Devinsky tries not to use more than two different drugs on a patient at a time, but even so, the number of ways to combine different dosages of two drugs from among 10 is infinite, especially compared to the time he has to get someone's seizures under control before they fry their synapses beyond repair. When he first treated Wheeless he was on Depakote, which was making him lethargic and fat; Devinsky substituted Felbatol in combination with Lamictal. When that didn't work well, Devinsky switched him to Felbatol with Keppra. The improvement was dramatic—so much so that he kept Wheeless on Felbatol even after reports appeared of deaths from liver failure and aplastic anemia. For the relief Wheeless received, the risks seemed small enough to Devinsky, and manageable as long as he closely monitored his blood chemistry. Up till now, he's been right, but if the Felbatol-Keppra combo is losing its effectiveness, he will have to consider increasing the dosage, or switching him to another medication. He wants to improve Wheeless's sleep schedule and control his mood. Depression works synergistically with epilepsy; it can promote seizures, and seizures, of course, can make you depressed. And if those don't work … well, he'll think of something.

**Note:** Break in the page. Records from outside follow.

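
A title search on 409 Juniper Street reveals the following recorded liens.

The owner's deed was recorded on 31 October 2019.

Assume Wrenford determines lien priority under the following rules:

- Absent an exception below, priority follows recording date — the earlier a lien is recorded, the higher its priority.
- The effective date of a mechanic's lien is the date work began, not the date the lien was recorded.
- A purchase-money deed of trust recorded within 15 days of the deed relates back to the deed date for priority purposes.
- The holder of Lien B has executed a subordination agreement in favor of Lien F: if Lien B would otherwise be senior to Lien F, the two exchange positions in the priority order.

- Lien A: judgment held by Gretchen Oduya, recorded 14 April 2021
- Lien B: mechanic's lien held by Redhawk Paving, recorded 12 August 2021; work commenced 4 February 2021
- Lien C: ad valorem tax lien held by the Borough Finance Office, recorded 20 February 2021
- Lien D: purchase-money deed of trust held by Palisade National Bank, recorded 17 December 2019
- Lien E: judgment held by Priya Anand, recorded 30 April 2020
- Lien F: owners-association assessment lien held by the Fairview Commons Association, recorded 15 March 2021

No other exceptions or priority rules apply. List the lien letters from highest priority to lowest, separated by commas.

D, E, F, C, B, A

First, effective dates: B relates back to 4 February 2021 (work commenced); D was recorded 47 days after the deed — beyond 15 days — so no relation-back applies.
Sorted by effective date: D (17 December 2019), E (30 April 2020), B (4 February 2021), C (20 February 2021), F (15 March 2021), A (14 April 2021).
B is senior to F before the subordination, so the two trade places.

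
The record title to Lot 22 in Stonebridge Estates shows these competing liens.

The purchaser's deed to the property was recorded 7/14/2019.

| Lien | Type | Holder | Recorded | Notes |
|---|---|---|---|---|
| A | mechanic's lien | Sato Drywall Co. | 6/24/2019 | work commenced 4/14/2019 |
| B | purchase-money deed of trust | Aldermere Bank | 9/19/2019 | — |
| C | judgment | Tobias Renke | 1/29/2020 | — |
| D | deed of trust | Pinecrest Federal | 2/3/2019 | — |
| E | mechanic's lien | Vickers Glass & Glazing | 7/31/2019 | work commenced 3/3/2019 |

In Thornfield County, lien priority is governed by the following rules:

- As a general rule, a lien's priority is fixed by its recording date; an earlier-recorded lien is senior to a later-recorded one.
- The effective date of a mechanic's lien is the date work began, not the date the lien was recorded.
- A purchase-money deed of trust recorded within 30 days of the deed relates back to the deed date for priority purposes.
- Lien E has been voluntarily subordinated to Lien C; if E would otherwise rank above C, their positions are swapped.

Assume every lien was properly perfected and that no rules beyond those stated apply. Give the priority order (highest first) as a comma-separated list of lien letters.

D, C, A, B, E

Effective dates: A is treated as recorded 4/14/2019, the work-commencement date; B was recorded 67 days after the deed — beyond 30 days — so no relation-back applies; E relates back to 3/3/2019 (work commenced).
Ordering by effective date: D (2/3/2019), E (3/3/2019), A (4/14/2019), B (9/19/2019), C (1/29/2020).
Because E would otherwise rank above C, the subordination swaps them.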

The complexity of managing epilepsy this way has led patients and their parents to agitate for research on a cure. Although "cure" is in the name of the foundation Devinsky founded, he uses the term sparingly, especially around patients; just hearing it can encourage them to stop taking their medications, and after a while they show up back in his office with new seizures. Cures do happen, except they're most often spontaneous and random; about half of all children with epilepsy outgrow their seizures and can be taken off meds after several years. In theory, gene therapy could someday cure some cases of generalized epilepsy. The first step would be to identify the mutations that cause the condition, and thousands of patients are being recruited for a study aimed at doing that. And, also in theory, and sometimes in practice, partial epilepsy can be cured by removing the part of the brain where the seizure originates—although most patients continue to take anti-seizure drugs afterward as a precaution.